Korean Quesadilla From Bon Epi Patisserie & Cafe - Irvine

Have you noticed that you can get a Kogi taco or burrito without so much as a five minute wait these days? The pioneering luxe lonchera that once boasted three hour long lines--no seriously, I was in one of them until I threw up my hands and went home--seems to have become just another food truck now. 

I spotted them at K1 Speed in Irvine this week and noticed they had at most three customers. A few years ago during the height of the hype, it was there at this same parking lot that I witnessed a crowd in the hundreds forming even before the truck arrived. How things have changed.  It seems that the Kogi demand has calmed so much, one truck out of their fleet has been put on semi-permanent dry dock. 

What happened? Well, I'll leave that to the business school case study writers, most of whom will undoubtedly argue that food trucks aren't the most sustainable of businesses; that people tire of moving targets; that hype, by its very definition, is not everlasting. 

I would still contend that Kogi's food is still great, though. But the revelation that Korean kimchi and meats go quite well with Mexican tortillas and cheese is not much of a secret anymore. The cat's out of the bag.

Take the pictured Korean spicy pork quesadilla I recently had. It was not from Kogi. As you should've figured out by the title of the post, I ordered it from a Korean bakery; but it sure tasted like it came from a Kogi-like food truck. Red grease streaked the plate and my napkins as I ate the thing, leeching out from the melting cheddar as it combined with the Korean pepper marinade of the pork. It had onions. It had peppers. It had everything a Kogi truck would make, priced at about what a Kogi truck would charge ($5). 

Yes, Korean quesadillas like this inspired crazed hipster mobs to drool and congregate in ridiculous queues three years ago; but now it's just another thing to order at this relatively unhip corner bakery. I believe those business school case study writers have a word for this, too: Commodification.

Bon Epi
2750 Alton Pkwy Ste 101
Irvine, CA 92606
(949) 251-0070

Bistro Bleu - Anaheim


At 10:00 AM, Blogger Greg Hao said...

it's amusing that in a six paragraph review, only one of them is actually a review and one can only determine by inference that you liked it. ;)

the thing about choi is that he's largely moved on from the kogi thing as well. The only vestige of it that's left on his vast empire is alibi and usually when I'm in alibi, 3/4 of the patrons there aren't eating but just using it as a bar (not that there's anything wrong with that). I don't remember the last time I've seen him around any of the yogi stuff but instead has been focusing his energies on his more up market places like a-frame or sunny spot.

chego is sort of busy but that's probably a side effect the smallness of the space. Still, considered in the context of a small local shop, they do very good business.
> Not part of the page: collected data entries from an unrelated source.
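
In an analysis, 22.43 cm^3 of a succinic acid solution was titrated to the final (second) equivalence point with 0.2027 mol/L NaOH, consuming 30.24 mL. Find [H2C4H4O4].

0.137 M

n(NaOH) = 0.2027 x 0.03024 = 0.006130 mol.
At the final (second) equivalence point, 2 mol OH^- react per mol H2C4H4O4, so n(H2C4H4O4) = 0.006130 / 2 = 0.003065 mol.
[H2C4H4O4] = 0.003065 / 0.02243 L = 0.137 M.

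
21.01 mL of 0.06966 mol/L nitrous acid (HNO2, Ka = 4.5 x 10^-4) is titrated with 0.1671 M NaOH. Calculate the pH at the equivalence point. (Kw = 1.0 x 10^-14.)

n(HNO2) = 0.06966 x 0.02101 = 0.001464 mol; V(NaOH) at equivalence = 0.001464/0.1671 = 0.008759 L.
At equivalence all the acid is converted to NO2-; total volume = 0.02101 + 0.008759 = 0.02977 L, so [NO2-] = 0.001464/0.02977 = 0.04916 M.
Kb = Kw/Ka = 1.0e-14 / 4.5 x 10^-4 = 2.22e-11.
[OH^-] = sqrt(Kb x [NO2-]) = sqrt(2.22e-11 x 0.04916) = 1.05e-6 M.
pOH = 5.98, so pH = 14.00 - 5.98 = 8.02.

8.02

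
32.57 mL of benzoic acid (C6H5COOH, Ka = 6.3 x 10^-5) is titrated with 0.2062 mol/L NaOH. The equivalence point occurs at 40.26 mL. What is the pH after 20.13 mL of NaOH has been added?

4.20

20.13 mL is exactly half the equivalence volume (40.26/2), i.e. the half-equivalence point.
There, n(HA) = n(A^-), so pH = pKa = -log(6.3 x 10^-5) = 4.20.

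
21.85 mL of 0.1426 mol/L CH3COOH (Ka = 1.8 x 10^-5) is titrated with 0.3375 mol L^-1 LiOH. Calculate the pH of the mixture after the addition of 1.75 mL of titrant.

4.11

Initial n(CH3COOH) = 0.1426 x 0.02185 = 0.003116 mol.
n(LiOH) added = 0.3375 x 0.001750 = 0.0005906 mol, converting that many moles of CH3COOH to CH3COO-.
Remaining n(CH3COOH) = 0.002525 mol; n(CH3COO-) = 0.0005906 mol.
By Henderson-Hasselbalch, pH = pKa + log([A^-]/[HA]) = 4.74 + log(0.0005906/0.002525) = 4.74 + (-0.63) = 4.11.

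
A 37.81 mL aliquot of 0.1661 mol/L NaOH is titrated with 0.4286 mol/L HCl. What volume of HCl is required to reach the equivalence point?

14.7 mL

n(NaOH) = 0.1661 mol/L x 0.03781 L = 0.006280 mol.
At equivalence n(HCl) = n(NaOH) = 0.006280 mol.
V(HCl) = 0.006280 / 0.4286 = 0.01465 L = 14.7 mL.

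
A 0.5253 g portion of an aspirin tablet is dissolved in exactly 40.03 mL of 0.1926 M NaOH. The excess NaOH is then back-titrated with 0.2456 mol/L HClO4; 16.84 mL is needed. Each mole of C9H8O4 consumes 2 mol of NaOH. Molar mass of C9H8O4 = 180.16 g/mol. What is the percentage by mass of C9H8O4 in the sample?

61.3%

Total n(NaOH) added = 0.1926 x 0.04003 = 0.007710 mol.
n(HClO4) used = 0.2456 x 0.01684 = 0.004136 mol, which equals the excess n(NaOH).
So n(NaOH) consumed by the sample = 0.007710 - 0.004136 = 0.003574 mol.
n(C9H8O4) = 0.003574 / 2 = 0.001787 mol.
mass C9H8O4 = 0.001787 x 180.16 = 0.3219 g, so %C9H8O4 = 0.3219/0.5253 x 100 = 61.3%.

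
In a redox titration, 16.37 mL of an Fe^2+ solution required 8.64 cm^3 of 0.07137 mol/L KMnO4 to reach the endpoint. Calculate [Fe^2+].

n(KMnO4) = 0.07137 x 0.008640 = 0.0006166 mol.
From the balanced equation, 1 mol KMnO4 reacts with 5 mol Fe^2+, so n(Fe^2+) = 0.0006166 x 5/1 = 0.003083 mol.
[Fe^2+] = 0.003083 / 0.01637 L = 0.188 M.

0.188 M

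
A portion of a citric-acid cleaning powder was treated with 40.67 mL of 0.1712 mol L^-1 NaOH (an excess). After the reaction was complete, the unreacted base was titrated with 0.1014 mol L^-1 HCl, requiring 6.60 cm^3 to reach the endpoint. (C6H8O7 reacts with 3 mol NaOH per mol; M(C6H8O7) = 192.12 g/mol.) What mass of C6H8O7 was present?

0.403 g

Total n(NaOH) added = 0.1712 x 0.04067 = 0.006963 mol.
n(HCl) used = 0.1014 x 0.006600 = 0.0006692 mol, which equals the excess n(NaOH).
So n(NaOH) consumed by the sample = 0.006963 - 0.0006692 = 0.006293 mol.
n(C6H8O7) = 0.006293 / 3 = 0.002098 mol.
mass = 0.002098 mol x 192.12 g/mol = 0.403 g.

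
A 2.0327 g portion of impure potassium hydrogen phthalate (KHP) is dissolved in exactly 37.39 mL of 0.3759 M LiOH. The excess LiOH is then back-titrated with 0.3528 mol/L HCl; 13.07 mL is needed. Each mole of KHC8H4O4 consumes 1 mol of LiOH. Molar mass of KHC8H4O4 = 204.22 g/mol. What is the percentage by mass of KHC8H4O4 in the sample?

Total n(LiOH) added = 0.3759 x 0.03739 = 0.01405 mol.
n(HCl) used = 0.3528 x 0.01307 = 0.004611 mol, which equals the excess n(LiOH).
So n(LiOH) consumed by the sample = 0.01405 - 0.004611 = 0.009444 mol.
n(KHC8H4O4) = 0.009444 / 1 = 0.009444 mol.
mass KHC8H4O4 = 0.009444 x 204.22 = 1.929 g, so %KHC8H4O4 = 1.929/2.0327 x 100 = 94.9%.

94.9%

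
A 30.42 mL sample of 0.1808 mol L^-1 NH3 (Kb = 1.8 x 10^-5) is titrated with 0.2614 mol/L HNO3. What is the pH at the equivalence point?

5.11

n(NH3) = 0.1808 x 0.03042 = 0.005500 mol; V(HNO3) at equivalence = 0.005500/0.2614 = 0.02104 L.
At equivalence the base is fully converted to NH4+; total volume = 0.05146 L, so [NH4+] = 0.005500/0.05146 = 0.1069 M.
Ka(NH4+) = Kw/Kb = 1.0e-14 / 1.8 x 10^-5 = 5.56e-10.
[H^+] = sqrt(Ka x [NH4+]) = sqrt(5.56e-10 x 0.1069) = 7.71e-6 M.
pH = -log(7.71e-6) = 5.11.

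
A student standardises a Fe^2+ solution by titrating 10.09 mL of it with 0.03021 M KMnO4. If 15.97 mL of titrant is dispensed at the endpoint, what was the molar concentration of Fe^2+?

0.239 M

n(KMnO4) = 0.03021 x 0.01597 = 0.0004825 mol.
From the balanced equation, 1 mol KMnO4 reacts with 5 mol Fe^2+, so n(Fe^2+) = 0.0004825 x 5/1 = 0.002412 mol.
[Fe^2+] = 0.002412 / 0.01009 L = 0.239 M.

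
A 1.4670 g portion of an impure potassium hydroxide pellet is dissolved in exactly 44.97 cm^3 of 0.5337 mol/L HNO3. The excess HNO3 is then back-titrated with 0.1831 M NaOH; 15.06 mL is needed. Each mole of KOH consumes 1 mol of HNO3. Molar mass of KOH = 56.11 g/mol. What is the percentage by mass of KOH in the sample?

81.3%

Total n(HNO3) added = 0.5337 x 0.04497 = 0.02400 mol.
n(NaOH) used = 0.1831 x 0.01506 = 0.002757 mol, which equals the excess n(HNO3).
So n(HNO3) consumed by the sample = 0.02400 - 0.002757 = 0.02124 mol.
n(KOH) = 0.02124 / 1 = 0.02124 mol.
mass KOH = 0.02124 x 56.11 = 1.192 g, so %KOH = 1.192/1.4670 x 100 = 81.3%.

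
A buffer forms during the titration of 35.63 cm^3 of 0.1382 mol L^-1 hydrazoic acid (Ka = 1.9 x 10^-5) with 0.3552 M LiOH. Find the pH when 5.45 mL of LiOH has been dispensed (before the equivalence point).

Initial n(HN3) = 0.1382 x 0.03563 = 0.004924 mol.
n(LiOH) added = 0.3552 x 0.005450 = 0.001936 mol, converting that many moles of HN3 to N3-.
Remaining n(HN3) = 0.002988 mol; n(N3-) = 0.001936 mol.
By Henderson-Hasselbalch, pH = pKa + log([A^-]/[HA]) = 4.72 + log(0.001936/0.002988) = 4.72 + (-0.19) = 4.53.

4.53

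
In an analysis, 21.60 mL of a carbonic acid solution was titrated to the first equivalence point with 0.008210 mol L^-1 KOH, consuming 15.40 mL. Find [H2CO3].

n(KOH) = 0.008210 x 0.01540 = 0.0001264 mol.
At the first equivalence point, 1 mol OH^- react per mol H2CO3, so n(H2CO3) = 0.0001264 / 1 = 0.0001264 mol.
[H2CO3] = 0.0001264 / 0.02160 L = 0.00585 M.

0.00585 M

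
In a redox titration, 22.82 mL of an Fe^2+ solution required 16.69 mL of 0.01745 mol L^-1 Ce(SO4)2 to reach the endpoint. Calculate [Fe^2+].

n(Ce(SO4)2) = 0.01745 x 0.01669 = 0.0002912 mol.
From the balanced equation, 1 mol Ce(SO4)2 reacts with 1 mol Fe^2+, so n(Fe^2+) = 0.0002912 x 1/1 = 0.0002912 mol.
[Fe^2+] = 0.0002912 / 0.02282 L = 0.0128 M.

0.0128 M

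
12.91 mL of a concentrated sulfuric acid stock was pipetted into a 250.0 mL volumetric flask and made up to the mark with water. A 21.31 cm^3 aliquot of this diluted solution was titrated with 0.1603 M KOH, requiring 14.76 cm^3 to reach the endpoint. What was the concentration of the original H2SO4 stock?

1.08 M

n(KOH) = 0.1603 x 0.01476 = 0.002366 mol.
n(H2SO4) in the aliquot = 0.002366 x 1/2 = 0.001183 mol.
[diluted H2SO4] = 0.001183 / 0.02131 = 0.05551 M.
Dilution factor = 250.0/12.91 = 19.36, so [stock] = 0.05551 x 19.36 = 1.08 M.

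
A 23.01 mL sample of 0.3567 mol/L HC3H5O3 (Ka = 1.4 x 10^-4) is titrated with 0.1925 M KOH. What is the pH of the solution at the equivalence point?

n(HC3H5O3) = 0.3567 x 0.02301 = 0.008208 mol; V(KOH) at equivalence = 0.008208/0.1925 = 0.04264 L.
At equivalence all the acid is converted to C3H5O3-; total volume = 0.02301 + 0.04264 = 0.06565 L, so [C3H5O3-] = 0.008208/0.06565 = 0.1250 M.
Kb = Kw/Ka = 1.0e-14 / 1.4 x 10^-4 = 7.14e-11.
[OH^-] = sqrt(Kb x [C3H5O3-]) = sqrt(7.14e-11 x 0.1250) = 2.99e-6 M.
pOH = 5.52, so pH = 14.00 - 5.52 = 8.48.

8.48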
At 10:12 AM, Blogger elmomonster said...


Yep. One paragraph is just about all I needed to say on that quesadilla. Any more and it would've been overkill.

I was as surprised as you that the review went that way. I wrote on my iPhone while lying in bed and it kind of just happened that I had a lot more to say about Kogi. Monster Munching has become a place where deposit my brain dumps. Results will vary!

That's good intel on Kogi. I always thought of Choi as the type of dude who wouldn't want to sit still.